All of us had to deal with faulty or troublesome algorithms: Weirdly programmed retargeting advertising, flight changes based on algorithms, not on our preferences, odd pre-selected choices by Netflix or Amazon, the resume that went nowhere because the algorithm decided for humans.
This is annoying, maybe even maddening. But it’s nothing compared to what Tammy Dobbs had to experience. She is an Arkansas resident with cerebral palsy who had her Medicaid-provided home care cut from 56 to 32 hours. The reason? An algorithm.
“The algorithm that upended Dobbs’ life fits comfortably, when printed, on about 20 pages. Although it’s difficult to decipher without expert help, the algorithm computes about 60 descriptions, symptoms, and ailments — fever, weight loss, ventilator use — into categories, each one corresponding to a number of hours of home care.
Like many industries, health care has turned to automation for efficiency. The algorithm used in Arkansas is one of a family of tools, called “instruments,” that attempt to provide a snapshot of a person’s health in order to inform decisions about care everywhere from nursing homes to hospitals and prisons.”
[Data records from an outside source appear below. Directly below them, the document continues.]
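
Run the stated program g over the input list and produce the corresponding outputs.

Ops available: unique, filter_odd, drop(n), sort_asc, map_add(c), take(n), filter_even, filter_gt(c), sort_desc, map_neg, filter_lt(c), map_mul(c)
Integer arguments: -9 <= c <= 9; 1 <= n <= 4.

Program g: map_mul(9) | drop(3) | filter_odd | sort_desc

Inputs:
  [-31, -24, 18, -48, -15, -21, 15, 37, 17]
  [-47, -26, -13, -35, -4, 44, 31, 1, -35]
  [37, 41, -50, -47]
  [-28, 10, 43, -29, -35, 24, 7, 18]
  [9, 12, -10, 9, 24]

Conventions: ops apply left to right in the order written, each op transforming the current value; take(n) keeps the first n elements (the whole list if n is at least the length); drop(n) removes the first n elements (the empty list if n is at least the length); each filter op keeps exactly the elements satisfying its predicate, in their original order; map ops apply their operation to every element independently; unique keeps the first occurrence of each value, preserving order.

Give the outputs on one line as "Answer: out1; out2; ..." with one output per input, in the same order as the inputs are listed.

Execution, op by op:
  [-31, -24, 18, -48, -15, -21, 15, 37, 17] -> [-279, -216, 162, -432, -135, -189, 135, 333, 153] -> [-432, -135, -189, 135, 333, 153] -> [-135, -189, 135, 333, 153] -> [333, 153, 135, -135, -189]
  [-47, -26, -13, -35, -4, 44, 31, 1, -35] -> [-423, -234, -117, -315, -36, 396, 279, 9, -315] -> [-315, -36, 396, 279, 9, -315] -> [-315, 279, 9, -315] -> [279, 9, -315, -315]
  [37, 41, -50, -47] -> [333, 369, -450, -423] -> [-423] -> [-423] -> [-423]
  [-28, 10, 43, -29, -35, 24, 7, 18] -> [-252, 90, 387, -261, -315, 216, 63, 162] -> [-261, -315, 216, 63, 162] -> [-261, -315, 63] -> [63, -261, -315]
  [9, 12, -10, 9, 24] -> [81, 108, -90, 81, 216] -> [81, 216] -> [81] -> [81]

[333, 153, 135, -135, -189]; [279, 9, -315, -315]; [-423]; [63, -261, -315]; [81]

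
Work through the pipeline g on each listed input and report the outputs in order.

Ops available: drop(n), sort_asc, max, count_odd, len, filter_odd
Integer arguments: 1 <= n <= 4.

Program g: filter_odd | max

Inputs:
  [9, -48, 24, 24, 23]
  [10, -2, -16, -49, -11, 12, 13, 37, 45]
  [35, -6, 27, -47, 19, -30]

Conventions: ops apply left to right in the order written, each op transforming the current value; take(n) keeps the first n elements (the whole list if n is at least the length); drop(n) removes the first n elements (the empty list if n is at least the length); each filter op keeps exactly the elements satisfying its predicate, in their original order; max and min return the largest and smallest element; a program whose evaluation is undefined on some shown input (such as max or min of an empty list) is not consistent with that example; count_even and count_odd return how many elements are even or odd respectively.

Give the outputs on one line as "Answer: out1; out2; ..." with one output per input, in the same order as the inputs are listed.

Execution, op by op:
  [9, -48, 24, 24, 23] -> [9, 23] -> 23
  [10, -2, -16, -49, -11, 12, 13, 37, 45] -> [-49, -11, 13, 37, 45] -> 45
  [35, -6, 27, -47, 19, -30] -> [35, 27, -47, 19] -> 35

23; 45; 35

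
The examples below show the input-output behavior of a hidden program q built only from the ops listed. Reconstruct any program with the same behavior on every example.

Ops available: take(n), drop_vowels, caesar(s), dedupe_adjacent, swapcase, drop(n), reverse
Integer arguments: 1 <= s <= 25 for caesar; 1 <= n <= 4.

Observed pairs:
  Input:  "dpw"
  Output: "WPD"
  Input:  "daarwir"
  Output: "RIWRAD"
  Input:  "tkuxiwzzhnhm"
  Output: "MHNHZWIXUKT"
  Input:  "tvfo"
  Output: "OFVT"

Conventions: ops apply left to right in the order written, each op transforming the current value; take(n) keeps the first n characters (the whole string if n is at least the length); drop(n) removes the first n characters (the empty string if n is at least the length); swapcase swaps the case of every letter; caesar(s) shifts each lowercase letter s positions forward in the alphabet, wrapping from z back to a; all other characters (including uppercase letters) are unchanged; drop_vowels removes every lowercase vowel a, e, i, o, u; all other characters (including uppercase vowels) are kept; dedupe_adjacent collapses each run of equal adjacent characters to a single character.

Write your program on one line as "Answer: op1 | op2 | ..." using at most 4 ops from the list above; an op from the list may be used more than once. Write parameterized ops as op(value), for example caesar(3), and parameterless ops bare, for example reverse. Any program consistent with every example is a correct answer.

dedupe_adjacent | reverse | swapcase

Check, running the answer program on each example:
  "dpw" -> "dpw" -> "wpd" -> "WPD"
  "daarwir" -> "darwir" -> "riwrad" -> "RIWRAD"
  "tkuxiwzzhnhm" -> "tkuxiwzhnhm" -> "mhnhzwixukt" -> "MHNHZWIXUKT"
  "tvfo" -> "tvfo" -> "ofvt" -> "OFVT"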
In the end, Legal Aid successfully sued the State of Arkansas and the algorithmic allocation system was judged to be unconstitutional.
This is just the beginning and we need to fight back now. With advances in Machine Learning and AI, with exponentially growing algorithm complexities, humans will increasingly point towards the algorithm and say: “Don’t blame me. I just work here.”
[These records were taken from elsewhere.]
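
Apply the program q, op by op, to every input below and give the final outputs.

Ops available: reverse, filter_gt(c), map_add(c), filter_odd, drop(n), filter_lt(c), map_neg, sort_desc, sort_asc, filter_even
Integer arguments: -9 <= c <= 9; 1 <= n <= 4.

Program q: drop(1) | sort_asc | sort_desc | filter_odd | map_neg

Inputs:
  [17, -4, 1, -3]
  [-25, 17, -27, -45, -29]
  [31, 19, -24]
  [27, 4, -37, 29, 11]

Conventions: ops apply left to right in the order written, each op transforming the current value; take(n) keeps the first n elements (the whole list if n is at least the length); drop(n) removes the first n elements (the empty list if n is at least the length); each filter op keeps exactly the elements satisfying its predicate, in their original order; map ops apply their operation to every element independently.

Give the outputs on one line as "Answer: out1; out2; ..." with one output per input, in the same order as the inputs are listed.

[-1, 3]; [-17, 27, 29, 45]; [-19]; [-29, -11, 37]

Execution, op by op:
  [17, -4, 1, -3] -> [-4, 1, -3] -> [-4, -3, 1] -> [1, -3, -4] -> [1, -3] -> [-1, 3]
  [-25, 17, -27, -45, -29] -> [17, -27, -45, -29] -> [-45, -29, -27, 17] -> [17, -27, -29, -45] -> [17, -27, -29, -45] -> [-17, 27, 29, 45]
  [31, 19, -24] -> [19, -24] -> [-24, 19] -> [19, -24] -> [19] -> [-19]
  [27, 4, -37, 29, 11] -> [4, -37, 29, 11] -> [-37, 4, 11, 29] -> [29, 11, 4, -37] -> [29, 11, -37] -> [-29, -11, 37]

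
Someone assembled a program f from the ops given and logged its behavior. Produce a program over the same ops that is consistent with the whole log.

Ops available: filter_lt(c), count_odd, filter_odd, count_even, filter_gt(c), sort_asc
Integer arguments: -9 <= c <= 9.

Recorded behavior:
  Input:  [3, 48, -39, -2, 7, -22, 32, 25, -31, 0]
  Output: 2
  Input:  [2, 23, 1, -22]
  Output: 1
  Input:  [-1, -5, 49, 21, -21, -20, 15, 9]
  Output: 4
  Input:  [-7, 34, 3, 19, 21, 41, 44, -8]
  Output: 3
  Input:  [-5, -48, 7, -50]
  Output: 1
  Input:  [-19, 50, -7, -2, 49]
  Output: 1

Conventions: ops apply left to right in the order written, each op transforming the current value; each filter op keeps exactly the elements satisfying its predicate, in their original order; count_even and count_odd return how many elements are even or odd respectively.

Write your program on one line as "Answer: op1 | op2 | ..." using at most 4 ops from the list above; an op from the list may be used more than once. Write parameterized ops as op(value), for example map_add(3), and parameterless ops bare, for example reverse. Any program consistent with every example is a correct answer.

filter_gt(-7) | filter_gt(6) | count_odd

Check, running the answer program on each example:
  [3, 48, -39, -2, 7, -22, 32, 25, -31, 0] -> [3, 48, -2, 7, 32, 25, 0] -> [48, 7, 32, 25] -> 2
  [2, 23, 1, -22] -> [2, 23, 1] -> [23] -> 1
  [-1, -5, 49, 21, -21, -20, 15, 9] -> [-1, -5, 49, 21, 15, 9] -> [49, 21, 15, 9] -> 4
  [-7, 34, 3, 19, 21, 41, 44, -8] -> [34, 3, 19, 21, 41, 44] -> [34, 19, 21, 41, 44] -> 3
  [-5, -48, 7, -50] -> [-5, 7] -> [7] -> 1
  [-19, 50, -7, -2, 49] -> [50, -2, 49] -> [50, 49] -> 1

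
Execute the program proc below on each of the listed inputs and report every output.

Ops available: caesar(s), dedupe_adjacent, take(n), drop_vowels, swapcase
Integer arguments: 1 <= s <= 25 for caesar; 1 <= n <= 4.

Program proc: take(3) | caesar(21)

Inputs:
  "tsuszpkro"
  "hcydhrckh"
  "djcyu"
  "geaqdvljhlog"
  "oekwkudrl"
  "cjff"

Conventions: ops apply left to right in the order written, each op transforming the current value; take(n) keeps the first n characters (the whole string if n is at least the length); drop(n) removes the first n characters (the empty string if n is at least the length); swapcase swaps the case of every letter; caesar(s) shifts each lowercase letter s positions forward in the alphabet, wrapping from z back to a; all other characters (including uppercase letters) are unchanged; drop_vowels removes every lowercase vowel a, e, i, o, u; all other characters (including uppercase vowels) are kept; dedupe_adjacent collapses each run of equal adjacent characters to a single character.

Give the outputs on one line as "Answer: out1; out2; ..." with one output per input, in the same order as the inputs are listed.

Execution, op by op:
  "tsuszpkro" -> "tsu" -> "onp"
  "hcydhrckh" -> "hcy" -> "cxt"
  "djcyu" -> "djc" -> "yex"
  "geaqdvljhlog" -> "gea" -> "bzv"
  "oekwkudrl" -> "oek" -> "jzf"
  "cjff" -> "cjf" -> "xea"

"onp"; "cxt"; "yex"; "bzv"; "jzf"; "xea"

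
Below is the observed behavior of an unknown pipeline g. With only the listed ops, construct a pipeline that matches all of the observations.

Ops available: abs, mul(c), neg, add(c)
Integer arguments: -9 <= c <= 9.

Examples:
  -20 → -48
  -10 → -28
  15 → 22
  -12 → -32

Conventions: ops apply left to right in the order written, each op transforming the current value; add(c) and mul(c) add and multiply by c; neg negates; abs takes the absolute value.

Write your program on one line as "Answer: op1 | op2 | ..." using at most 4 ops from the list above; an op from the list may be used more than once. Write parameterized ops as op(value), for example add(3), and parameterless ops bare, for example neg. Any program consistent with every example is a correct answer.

add(-8) | mul(2) | add(5) | add(3)

Check, running the answer program on each example:
  -20 -> -28 -> -56 -> -51 -> -48
  -10 -> -18 -> -36 -> -31 -> -28
  15 -> 7 -> 14 -> 19 -> 22
  -12 -> -20 -> -40 -> -35 -> -32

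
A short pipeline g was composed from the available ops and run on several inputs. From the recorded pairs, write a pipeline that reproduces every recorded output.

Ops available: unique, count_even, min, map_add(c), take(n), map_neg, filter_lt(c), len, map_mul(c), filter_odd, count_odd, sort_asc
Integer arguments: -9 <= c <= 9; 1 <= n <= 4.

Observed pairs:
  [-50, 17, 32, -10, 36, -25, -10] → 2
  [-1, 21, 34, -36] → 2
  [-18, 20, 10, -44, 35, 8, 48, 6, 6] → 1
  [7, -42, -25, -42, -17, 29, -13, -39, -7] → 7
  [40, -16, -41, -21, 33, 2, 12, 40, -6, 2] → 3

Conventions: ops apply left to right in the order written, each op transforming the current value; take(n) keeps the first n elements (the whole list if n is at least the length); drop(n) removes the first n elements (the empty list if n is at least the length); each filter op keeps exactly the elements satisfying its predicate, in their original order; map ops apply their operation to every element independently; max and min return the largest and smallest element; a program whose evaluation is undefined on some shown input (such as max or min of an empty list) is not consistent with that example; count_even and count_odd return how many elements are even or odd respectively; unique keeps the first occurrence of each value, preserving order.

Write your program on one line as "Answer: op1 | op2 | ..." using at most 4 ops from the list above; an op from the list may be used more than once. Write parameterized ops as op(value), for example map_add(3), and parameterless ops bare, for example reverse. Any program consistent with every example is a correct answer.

map_add(5) | map_mul(7) | count_even

Check, running the answer program on each example:
  [-50, 17, 32, -10, 36, -25, -10] -> [-45, 22, 37, -5, 41, -20, -5] -> [-315, 154, 259, -35, 287, -140, -35] -> 2
  [-1, 21, 34, -36] -> [4, 26, 39, -31] -> [28, 182, 273, -217] -> 2
  [-18, 20, 10, -44, 35, 8, 48, 6, 6] -> [-13, 25, 15, -39, 40, 13, 53, 11, 11] -> [-91, 175, 105, -273, 280, 91, 371, 77, 77] -> 1
  [7, -42, -25, -42, -17, 29, -13, -39, -7] -> [12, -37, -20, -37, -12, 34, -8, -34, -2] -> [84, -259, -140, -259, -84, 238, -56, -238, -14] -> 7
  [40, -16, -41, -21, 33, 2, 12, 40, -6, 2] -> [45, -11, -36, -16, 38, 7, 17, 45, -1, 7] -> [315, -77, -252, -112, 266, 49, 119, 315, -7, 49] -> 3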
The Facebook defense doesn’t cut it. Algorithms are not God-given, they are not the only solution to the problem. Algorithms are choices based on preferences humans set.
Our world is transformed by algorithms. The way we see the world, the news we read, the culture we experience, our world through screens is being decided by algorithms that were programmed by people.
So far, bad algorithms are nothing more than a nuisance for most of us. And Tammy Dobbs is a terrible exception. If we don’t act now, that exception might become the rule.